Родилась в 1934 году, в холодное время года — 8 ноября. Мама – вечная труженица – рассказывала, что до последнего была на работе – кормила свиней, телят, доила коров. Никаких декретных отпусков не было, никто о них не знал и не мечтал. Трудились с раннего утра до позднего вечера. А дома еще полная стайка скота. Этим кормились, ведь денег тогда не получали – трудодни в конце года.

Маленькую меня она носила с собой на работу, как и другие женщины. Мама рассказывала: «Завернула я тебя в одеяло, принесла на ферму. Варька свою девочку принесла. В запарнике, в конце двора, где варили еду поросятам и телятам, было потеплее. Сытые, вы посыпали, и мы положили вас между печкой и стеной – самое теплое место.

Жила семья в деревне Тычинская. Народ работящий там был. Мужчины много рыбачили (деревня раскинулась по берегу реки Иртыш), охотились, картошки много сажали. Поэтому и в трудные годы не голодали. Дед Андрей Савельевич (по линии матери Александры Андреевны) был настоящим мужиком, кормильцем семьи. Наловив много рыбы, дичи, он отправлялся в ямщину (несколько человек ехали на лошадях, груженных всякой всячиной). Ездили далеко от дома, обратно привозил не деньги, а обмен на рыбу и дичь – продукты (крупу, которой ещё не видели в деревне).

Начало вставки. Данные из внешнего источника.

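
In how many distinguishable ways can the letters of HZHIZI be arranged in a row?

The 6 letters of HZHIZI have repeats: H appearing twice, I appearing twice, and Z appearing twice.
The number of distinct arrangements is 6!/(2!·2!·2!) = 720/8 = 90.

90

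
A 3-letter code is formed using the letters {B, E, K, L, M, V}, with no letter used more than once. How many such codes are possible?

Choose and order 3 of the 6 symbols: the first letter has 6 options, the next 5, then 4.
6 × 5 × 4 = 120.

120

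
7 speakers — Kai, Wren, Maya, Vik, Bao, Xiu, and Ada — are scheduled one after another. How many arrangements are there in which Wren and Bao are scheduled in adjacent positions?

Glue Wren and Bao into one block (2 internal orders), leaving 6 units to arrange in a row.
That gives 2 × 6! = 2 × 720 = 1440.

1440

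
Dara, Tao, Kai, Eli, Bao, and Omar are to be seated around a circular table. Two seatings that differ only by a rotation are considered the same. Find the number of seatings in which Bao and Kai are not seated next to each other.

72

Without the restriction there are (5)! = 120 seatings.
Seatings with Bao beside Kai: treat them as a block with 2 internal orders, giving 2 × (4)! = 48.
Subtracting, 120 − 48 = 72.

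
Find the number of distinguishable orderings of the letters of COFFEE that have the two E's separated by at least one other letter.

Total arrangements of COFFEE: 6!/(2!·2!) = 180.
If the two E's are adjacent, glue them into one block, leaving 5 items to arrange: (5)!/(2!) = 60 ways.
Hence 180 − 60 = 120.

120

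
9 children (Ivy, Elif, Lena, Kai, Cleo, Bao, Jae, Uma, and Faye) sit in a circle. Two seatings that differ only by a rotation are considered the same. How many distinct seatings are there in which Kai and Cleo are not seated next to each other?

All circular seatings of 9 people number (8)! = 40320.
Those with Kai next to Cleo: fuse the pair into one unit and seat 8 units around a circle — 2·(7)! = 10080.
Subtracting, 40320 − 10080 = 30240.

30240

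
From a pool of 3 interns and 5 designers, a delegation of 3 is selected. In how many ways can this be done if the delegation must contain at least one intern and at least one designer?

With no constraint there are C(8,3) = 56 possible selections.
Selections missing a whole group: no interns → C(5,3) = 10; no designers → C(3,3) = 1.
Both groups omitted at once is impossible, so 56 − 11 = 45.

45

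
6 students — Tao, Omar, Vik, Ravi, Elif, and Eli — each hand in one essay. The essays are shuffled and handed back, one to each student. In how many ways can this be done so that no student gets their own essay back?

265

Let Aᵢ be the assignments in which student i gets their own essay. We want the size of the complement of A₁∪…∪A_6.
By inclusion–exclusion this is Σ_{j=0}^{6} (−1)^j C(6,j)·(6−j)!.
Computing: 720 − 720 + 360 − 120 + 30 − 6 + 1 = 265.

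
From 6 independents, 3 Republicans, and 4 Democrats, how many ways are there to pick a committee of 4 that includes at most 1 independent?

Split by how many independents are chosen (0 through 1).
Sum: C(6,0)·C(7,4) + C(6,1)·C(7,3) = 35 + 210 = 245.

245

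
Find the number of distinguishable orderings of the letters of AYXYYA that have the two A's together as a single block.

20

Treat the 2 copies of A as a single block. The multiset to arrange is then {AA, X, Y, Y, Y}, 5 items in all.
That gives (5)!/(3!) = 20 arrangements.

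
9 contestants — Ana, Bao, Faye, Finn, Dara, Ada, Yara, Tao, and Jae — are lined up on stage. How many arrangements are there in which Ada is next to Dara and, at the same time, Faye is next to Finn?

20160

Treat {Ada,Dara} as one block (2 orders) and {Faye,Finn} as another (2 orders).
That leaves 7 units to arrange: 2 × 2 × 7! = 4 × 5040 = 20160.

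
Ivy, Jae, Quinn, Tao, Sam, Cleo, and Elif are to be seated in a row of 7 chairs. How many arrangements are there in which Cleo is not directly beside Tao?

3600

There are 7! = 5040 arrangements in all. If Cleo and Tao are adjacent, merging them into one block gives 2·(6)! = 1440 arrangements.
Complementary counting: 5040 − 1440 = 3600.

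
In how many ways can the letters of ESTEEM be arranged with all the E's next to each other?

24

Treat the 3 copies of E as a single block. The multiset to arrange is then {EEE, M, S, T}, 4 items in all.
All 4 items are distinct, so there are (4)! = 24 arrangements.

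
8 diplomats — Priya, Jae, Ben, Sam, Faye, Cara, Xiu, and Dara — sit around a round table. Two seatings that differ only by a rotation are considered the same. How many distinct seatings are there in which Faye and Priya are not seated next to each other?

3600

Without the restriction there are (7)! = 5040 seatings.
Those with Faye next to Priya: fuse the pair into one unit and seat 7 units around a circle — 2·(6)! = 1440.
Subtracting, 5040 − 1440 = 3600.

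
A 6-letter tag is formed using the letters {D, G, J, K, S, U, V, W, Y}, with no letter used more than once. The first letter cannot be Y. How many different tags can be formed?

53760

The first letter has 9−1 = 8 choices (anything except Y).
The remaining 5 letters are filled from the other 8 symbols without repetition: 8 × 7 × 6 × 5 × 4 = 6720.
Total: 8 × 6720 = 53760.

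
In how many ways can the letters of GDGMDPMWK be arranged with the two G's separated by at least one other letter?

35280

Total arrangements of GDGMDPMWK: 9!/(2!·2!·2!) = 45360.
If the two G's are adjacent, glue them into one block, leaving 8 items to arrange: (8)!/(2!·2!) = 10080 ways.
Hence 45360 − 10080 = 35280.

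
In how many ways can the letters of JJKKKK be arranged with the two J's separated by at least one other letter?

Total arrangements of JJKKKK: 6!/(4!·2!) = 15.
Arrangements with the J's together: treat JJ as one letter, giving (5)!/(4!) = 5.
Subtracting, 15 − 5 = 10 arrangements keep the J's apart.

10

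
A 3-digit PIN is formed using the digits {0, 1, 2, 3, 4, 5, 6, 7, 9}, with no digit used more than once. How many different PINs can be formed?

504

With no repetition, fill the 3 digits in order: 9 choices, then 8, down to 7.
9 × 8 × 7 = 504.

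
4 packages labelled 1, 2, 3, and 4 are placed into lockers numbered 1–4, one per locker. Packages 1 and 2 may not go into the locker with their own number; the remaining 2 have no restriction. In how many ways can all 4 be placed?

Let Aᵢ (for i ∈ {1, 2}) be the placements that put package i in its forbidden locker. Any j of these fix j positions, leaving (4−j)! ways to fill the rest, and there are C(2,j) ways to pick which j.
By inclusion–exclusion, the number of valid placements is Σ_{j=0}^{2} (−1)^j C(2,j)·(4−j)!.
Computing: 24 − 12 + 2 = 14.

14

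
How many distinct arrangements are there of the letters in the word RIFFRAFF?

The 8 letters of RIFFRAFF have repeats: F appearing 4 times and R appearing twice.
Dividing 8! = 40320 by 4!·2! = 48 for the repeated letters gives 840.

840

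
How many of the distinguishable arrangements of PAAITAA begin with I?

30

With the first slot taken by I, it remains to arrange the other 6 letters (PAATAA).
Those 6 letters have A appearing 4 times, giving (6)!/(4!) = 30.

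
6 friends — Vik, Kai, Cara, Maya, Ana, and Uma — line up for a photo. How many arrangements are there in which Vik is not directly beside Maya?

There are 6! = 720 arrangements in all. If Vik and Maya are adjacent, merging them into one block gives 2·(5)! = 240 arrangements.
So 720 − 240 = 480 arrangements keep them apart.

480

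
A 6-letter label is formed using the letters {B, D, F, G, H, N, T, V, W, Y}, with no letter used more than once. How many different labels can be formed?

Choose and order 6 of the 10 symbols: the first letter has 10 options, the next 9, and so on down to 5.
10 × 9 × 8 × 7 × 6 × 5 = 151200.

151200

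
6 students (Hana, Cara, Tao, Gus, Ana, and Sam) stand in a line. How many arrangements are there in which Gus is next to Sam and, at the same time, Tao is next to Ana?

Treat {Gus,Sam} as one block (2 orders) and {Tao,Ana} as another (2 orders).
That leaves 4 units to arrange: 2 × 2 × 4! = 4 × 24 = 96.

96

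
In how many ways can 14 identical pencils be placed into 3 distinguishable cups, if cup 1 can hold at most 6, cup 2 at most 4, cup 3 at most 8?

15

Ignoring the caps, the number of non-negative solutions to x_1+…+x_3 = 14 is C(16,2) = 120.
Subtract solutions that violate a single cap (substitute x_i' = x_i − (cap_i+1)): x_1 ≥ 7 gives C(9,2) = 36; x_2 ≥ 5 gives C(11,2) = 55; x_3 ≥ 9 gives C(7,2) = 21. Together 112.
Add back pairs where two caps are both exceeded: 6 + 0 + 1 = 7.
By inclusion–exclusion the count is 120 − 112 + 7 = 15.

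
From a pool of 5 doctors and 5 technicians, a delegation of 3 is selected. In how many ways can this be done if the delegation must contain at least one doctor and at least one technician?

100

Total 3-person selections from all 10: C(10,3) = 120.
Subtract selections that omit an entire group: no doctors → C(5,3) = 10; no technicians → C(5,3) = 10.
Both groups omitted at once is impossible, so 120 − 20 = 100.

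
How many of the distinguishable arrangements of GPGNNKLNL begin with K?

Fix K in the first position and arrange the remaining 8 letters.
Those 8 letters have G appearing twice, L appearing twice, and N appearing 3 times, giving (8)!/(3!·2!·2!) = 1680.

1680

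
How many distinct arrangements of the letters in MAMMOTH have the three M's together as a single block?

Treat the 3 copies of M as a single block. The multiset to arrange is then {MMM, A, H, O, T}, 5 items in all.
All 5 items are distinct, so there are (5)! = 120 arrangements.

120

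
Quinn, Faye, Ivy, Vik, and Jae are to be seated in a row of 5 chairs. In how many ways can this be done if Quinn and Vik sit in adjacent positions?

Treat {Quinn, Vik} as a single unit. There are 4 units to order, and the pair itself can be ordered 2 ways.
That gives 2 × 4! = 2 × 24 = 48.

48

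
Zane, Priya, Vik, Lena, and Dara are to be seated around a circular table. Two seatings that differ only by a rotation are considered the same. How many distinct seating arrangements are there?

Around a circle, 5 distinct people have 5!/5 = (4)! = 24 rotationally distinct seatings.

24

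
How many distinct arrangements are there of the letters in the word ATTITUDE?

ATTITUDE has 8 letters with T appearing 3 times.
So there are 8! / (3!) = 6720 distinguishable arrangements.

6720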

Помнит Александра Андреевна и как дед привёз большие комки сахара (сахар кусковой – называли). Потом дед клал комки на большую свою ладонь, зажимал пальцами и ударял по комку обратной стороной ножа. Комок раскалывался на маленькие комочки, и с ними пили чай – макали в горячую воду и долго посасывали. Позже стал привозить отрезы ткани – была такая невидаль в деревне. Семья жила хорошо, не бедствовала, всегда в амбаре были продукты.

Помню хорошо себя лет с 5-6. Уже тогда мне приходилось работать, как взрослой. Мама уходила на работу в 4 часа утра. А еще надо было дома управиться со скотиной. Затопит она печь и будит меня: «Шурка, намой картошки в чугунки, как дрова прогорят, долей воды и поставь варить». До сей поры помню, какие они были тяжеленные. На шесток их еще как-то поставлю, поддкну ухватом, а впечь не могу поставить. Сколько раз опрокидывала, сколько слез пролила.  А как вытащить из печи? Опрокину, потом картошку из углей вытаскиваю клюкой. Потом потихоньку меня мама стала брать на дойку. Выберет самых слабеньких коров, я по три коровы выдаивала – и то помощь маме.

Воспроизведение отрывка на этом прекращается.